Same Time, Next Year
Watermark Theatre
June 25–August 31
Performed by: Cameron MacDuffee (George) and Jody Stevens (Doris)
Directed by: Robert Tsonos
Written by: Bernard Slade
Supported by: Khushi Chavda (set and costumes), Alison Crosby (lighting), Aaron Comeau (sound), Anne Putnam, Kate Redding, Katie Fitz-gerald (stage managers)
This summer, Watermark Theatre stays true to its tradition of offering critically acclaimed productions with Same Time, Next Year, a massively successful Canadian play written in 1975 that spent four years on Broadway, won Tony Awards, and was adapted into a major motion picture.
This sophisticated rom-com introduces the two lead characters in a hotel room the morning after a one night stand. The story follows Doris, played by Jody Stevens, and George, played by Cameron MacDuffee, through twenty-four years of their extra-marital affair, played out in an annual extramarital rendez-vous. The couple wrestles with moral judgements, ruminating guilt complexes, and intense physical attraction. Through dialogue, their home lives and family dynamics are revealed.
As the decades pass from the 1950s to the 1980s, viewers witness the social eras through the personal lives of the characters and via lively references to the wider world. The rhythm of the production is anchored by Doris and George’s periodic connections to global historical events, with time lapses that contrast with the immediacy of the contemporary era of social media.
Cameron MacDuffee, who has starred in many productions for the Charlottetown Festival, plays the neurotic accountant and family man, George. Jody Stevens, a seasoned actor of stage and screen, plays Doris, a proper Italian mother whose alibi for her absences is an annual Catholic retreat. Both actors navigate the evolution of their characters convincingly; the attraction to escape from the social responsibility and family duties is highly relatable, as they deal with the consequences of liberation and the confines of gender through the bends and twists in their lives.
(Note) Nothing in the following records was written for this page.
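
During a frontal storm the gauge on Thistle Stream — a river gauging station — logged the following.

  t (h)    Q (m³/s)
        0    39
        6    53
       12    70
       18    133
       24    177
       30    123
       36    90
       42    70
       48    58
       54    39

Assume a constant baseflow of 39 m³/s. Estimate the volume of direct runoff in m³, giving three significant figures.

V ≈ 9.98 × 10^6 m³

Direct-runoff ordinates (Q − Q_b): 0.0, 14.0, 31.0, 94.0, 138.0, 84.0, 51.0, 31.0, 19.0, 0.0 m³/s.
ΣQ_DR = 462.0 m³/s.
With Δt = 6 h = 21600 s, V = ΣQ_DR · Δt = 462.0 × 21600 = 9.98 × 10^6 m³.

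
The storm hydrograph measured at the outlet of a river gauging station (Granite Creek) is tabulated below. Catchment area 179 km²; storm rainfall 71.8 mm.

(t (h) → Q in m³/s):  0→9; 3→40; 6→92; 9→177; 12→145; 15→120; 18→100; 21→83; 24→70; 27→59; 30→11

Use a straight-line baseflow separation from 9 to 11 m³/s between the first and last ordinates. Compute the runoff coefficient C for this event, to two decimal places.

C ≈ 0.67

ΣQ_DR = 796.0 m³/s; V = ΣQ_DR·Δt = 8.597 × 10^6 m³.
Runoff depth d = V / A = 48.03 mm.
C = d / P = 48.03 / 71.8 = 0.67.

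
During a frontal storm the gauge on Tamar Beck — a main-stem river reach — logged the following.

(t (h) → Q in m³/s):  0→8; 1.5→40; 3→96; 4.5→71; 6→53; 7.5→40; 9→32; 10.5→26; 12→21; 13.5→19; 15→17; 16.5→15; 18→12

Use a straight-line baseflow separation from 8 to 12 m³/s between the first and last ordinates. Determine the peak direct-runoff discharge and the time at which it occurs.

Subtracting baseflow gives direct-runoff ordinates: 0.00, 31.67, 87.33, 62.00, 43.67, 30.33, 22.00, 15.67, 10.33, 8.00, 5.67, 3.33, 0.00 m³/s.
The maximum is 87.33 m³/s, occurring at the reading for t = 3 h.

Q_p = 87.33 m³/s at t = 3 h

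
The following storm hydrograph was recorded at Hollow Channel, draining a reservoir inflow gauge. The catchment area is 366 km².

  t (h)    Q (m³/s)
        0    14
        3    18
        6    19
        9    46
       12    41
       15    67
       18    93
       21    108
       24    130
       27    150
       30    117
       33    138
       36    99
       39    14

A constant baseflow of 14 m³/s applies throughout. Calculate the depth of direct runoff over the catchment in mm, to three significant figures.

d ≈ 25.3 mm

Direct runoff: 0.0, 4.0, 5.0, 32.0, 27.0, 53.0, 79.0, 94.0, 116.0, 136.0, 103.0, 124.0, 85.0, 0.0 m³/s; ΣQ_DR = 858.0 m³/s.
V = ΣQ_DR · Δt = 858.0 × 10800 s = 9.266 × 10^6 m³.
Over A = 366 km², depth = V / A = 25.3 mm.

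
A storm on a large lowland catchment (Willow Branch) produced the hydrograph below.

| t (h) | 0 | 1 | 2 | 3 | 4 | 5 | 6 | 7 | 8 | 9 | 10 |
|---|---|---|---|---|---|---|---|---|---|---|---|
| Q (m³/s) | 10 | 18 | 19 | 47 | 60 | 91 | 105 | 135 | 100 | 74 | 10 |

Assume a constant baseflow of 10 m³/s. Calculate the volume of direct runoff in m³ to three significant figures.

V ≈ 2.01 × 10^6 m³

Direct-runoff ordinates (Q − Q_b): 0.0, 8.0, 9.0, 37.0, 50.0, 81.0, 95.0, 125.0, 90.0, 64.0, 0.0 m³/s.
ΣQ_DR = 559.0 m³/s.
With Δt = 1 h = 3600 s, V = ΣQ_DR · Δt = 559.0 × 3600 = 2.01 × 10^6 m³.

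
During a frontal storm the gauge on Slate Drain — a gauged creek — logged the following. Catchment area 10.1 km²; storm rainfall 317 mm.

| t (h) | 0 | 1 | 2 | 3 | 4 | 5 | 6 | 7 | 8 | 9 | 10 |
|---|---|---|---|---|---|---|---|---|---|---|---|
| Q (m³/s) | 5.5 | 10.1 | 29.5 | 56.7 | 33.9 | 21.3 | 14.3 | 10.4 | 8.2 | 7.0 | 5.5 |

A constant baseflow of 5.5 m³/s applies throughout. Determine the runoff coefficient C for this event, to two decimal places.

C ≈ 0.16

ΣQ_DR = 141.9 m³/s; V = ΣQ_DR·Δt = 5.108 × 10^5 m³.
Runoff depth d = V / A = 50.58 mm.
C = d / P = 50.58 / 317 = 0.16.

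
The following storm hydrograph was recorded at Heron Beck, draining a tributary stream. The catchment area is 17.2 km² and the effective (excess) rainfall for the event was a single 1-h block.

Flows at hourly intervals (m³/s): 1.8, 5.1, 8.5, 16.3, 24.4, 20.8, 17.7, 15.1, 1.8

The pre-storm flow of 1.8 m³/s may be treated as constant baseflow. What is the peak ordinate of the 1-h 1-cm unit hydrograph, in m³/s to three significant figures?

U_p ≈ 11.3 m³/s

Direct runoff: 0.0, 3.3, 6.7, 14.5, 22.6, 19.0, 15.9, 13.3, 0.0 m³/s; ΣQ_DR = 95.30 m³/s, peak = 22.6 m³/s.
Runoff depth d = ΣQ_DR·Δt / A = 95.30 × 3600 / (17.2 km²) = 19.95 mm.
The 1-cm UH is the DRH scaled by (10 mm)/d, so U_p = 22.6 × 10/19.95 = 11.3 m³/s.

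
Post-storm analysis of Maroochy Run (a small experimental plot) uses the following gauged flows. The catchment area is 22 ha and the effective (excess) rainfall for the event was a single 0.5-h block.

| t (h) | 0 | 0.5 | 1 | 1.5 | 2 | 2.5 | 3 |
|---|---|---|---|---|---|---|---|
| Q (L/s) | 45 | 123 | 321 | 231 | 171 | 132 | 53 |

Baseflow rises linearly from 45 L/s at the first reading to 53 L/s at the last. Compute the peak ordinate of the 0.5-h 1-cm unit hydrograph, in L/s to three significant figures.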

The two strong leads carry the script, drawing on humour and compassion in their storytelling. The intimacy of the hotel room set offers an alluring voyeuristic experience of emotional gymnastics and very human, though scandalous, behaviour. Viewers can expect an excellent period comedy played out during the wider culture clashes of the Cold War era, including some of the rhetoric of ideological social trends, political beliefs, and pop psychology. Clever sound and costume design signal the passing of years.
In the first half of Same Time, Next Year, the action builds and viewers are lulled. As in life, twists of fate in the second half leave audience members audibly gasping, and I was left laughing at the prisons we build for ourselves and convinced of how attractive vulnerability is within the human motivations that connect us through time and place.